CELAH


Seorang pemuda berkata kepada ayahnya yang sedang mengecet dinding rumah bagian dalam:
“Ayah, mungkin kita perlu membuat jendela dan pintu pada celah dinding yang terbuka itu”
“Biarlah dinding ini dulu yang kita cat, anakku”jawab ayahnya
“Tapi celah itu akan membuat kita tidak nyaman di dalam rumah, ayah” si anak mencoba meyakinkan ayahnya
“Ayah ingin melihat dinding ini terlihat indah, biarlah ayah memperindahnya dulu. Celah itu nantilah kita pikirkan” jawab sang ayah tetap pada pendiriannya.
“Buat siapakah ayah memperindah dinding itu, apalah gunanya keindahannya jika kami pada akhirnya merasa tidak nyaman berada di dalam rumah?”
“Ayah melakukan ini semua untuk kalian, anakku.
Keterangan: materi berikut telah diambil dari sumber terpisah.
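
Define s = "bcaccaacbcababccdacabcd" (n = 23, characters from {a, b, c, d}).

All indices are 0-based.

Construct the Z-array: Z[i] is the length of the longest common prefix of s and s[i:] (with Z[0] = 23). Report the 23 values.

[23, 0, 0, 0, 0, 0, 0, 0, 3, 0, 0, 1, 0, 2, 0, 0, 0, 0, 0, 0, 2, 0, 0]

Z[0]=23
i=1: outside box; Z[1]=0
i=2: outside box; Z[2]=0
i=3: outside box; Z[3]=0
i=4: outside box; Z[4]=0
i=5: outside box; Z[5]=0
i=6: outside box; Z[6]=0
i=7: outside box; Z[7]=0
i=8: outside box; Z[8]=3 extend→box=[8,11)
i=9: min(r-i=2, Z[1]=0)=0; Z[9]=0
i=10: min(r-i=1, Z[2]=0)=0; Z[10]=0
i=11: outside box; Z[11]=1 extend→box=[11,12)
i=12: outside box; Z[12]=0
i=13: outside box; Z[13]=2 extend→box=[13,15)
i=14: min(r-i=1, Z[1]=0)=0; Z[14]=0
i=15: outside box; Z[15]=0
i=16: outside box; Z[16]=0
i=17: outside box; Z[17]=0
i=18: outside box; Z[18]=0
i=19: outside box; Z[19]=0
i=20: outside box; Z[20]=2 extend→box=[20,22)
i=21: min(r-i=1, Z[1]=0)=0; Z[21]=0
i=22: outside box; Z[22]=0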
Tolong tinggalkan ayah, biarkan ayah bekerja dulu” sang ayah tetap kokoh dengan pendiriannya.
            Pemuda itu kemudian meninggalkan ayahnya, sementara itu beberapa saudaranya yang lain nampak mulai membantu ayahnya. Pemuda itu mencoba mencari cara meyakinkan ayahnya betapa celah di dinding rumah telah membuatnya serta beberapa saudaranya merasa tidak nyaman. Mereka ingin membuatkan pintu dan jendela untuk rumah itu biar mereka merasa nyaman akan tetapi rumah itu bukanlah rumahnya sendiri melainkan rumah bersama dengan sang Ayah sebagai pemegang kendali.
            Pemuda dan saudaranya yang merasa tidak nyaman berada di rumahnya itu kemudian memilih untuk mencari kesibukan di luar rumah. Mereka kemudian menemukan tempat dimana mereka merasa nyaman. Sebuah rumah yang baru bagi mereka dimana mereka merasakan kebersamaan karena kesamaan minat. Rumah baru tersebut memang nyaman namun membutuhkan biaya yang sangat mahal untuk berada di situ. Biaya mahal yang rela dibayar si pemuda dan saudara-saudaranya demi mendapatkan kenyamanan yang tidak diperoleh di rumah.
            Sang Ayah yang mulai menyadari ketidakhadiran beberapa anaknya di rumah mulai merasa gelisah. Nalurinya sebagai orang tua menuntutnya untuk mencari anak-anaknya yang hilang. Pencarian yang membawanya ke rumah baru anak-anaknya. Sayangnya, sang Ayah tidak melakukan pendekatan bijaksana. Sang ayah hanya melihat perilaku anaknya dan kemudian membawa pergaulan anak-anaknya yang dianggapnya buruk untuk dibicarakan dalam forum-forum resmi bahkan doa-doa untuk mereka selalu terucap tanpa sebuah usaha. Tidak ada percakapan yang coba dibentuk, tidak ada pendekatan personal sebelum palu diketukkan tiga kali di meja hijau. Penghakiman itu muncul dan tentu saja menyakitkan hati anak-anaknya yang hanya mencoba mencari kenyamanan di luar rumah yang tidak nyaman lagi bagi mereka.
            Sebuah cap dengan label, BURUK bagai telah menempel di dahi anak-anak tersebut. Label itu mungkin hilang berkat kemurahan tetes hujan, tiupan angin atau debu yang datang dan melunturkan tintanya, namun tanpa disadari orang bahwa label itu telah melukai si anak lebih dalam, luka dengan bekas yang tidak mudah dihilangkan hanya saja sangat mudah untuk disembunyikan.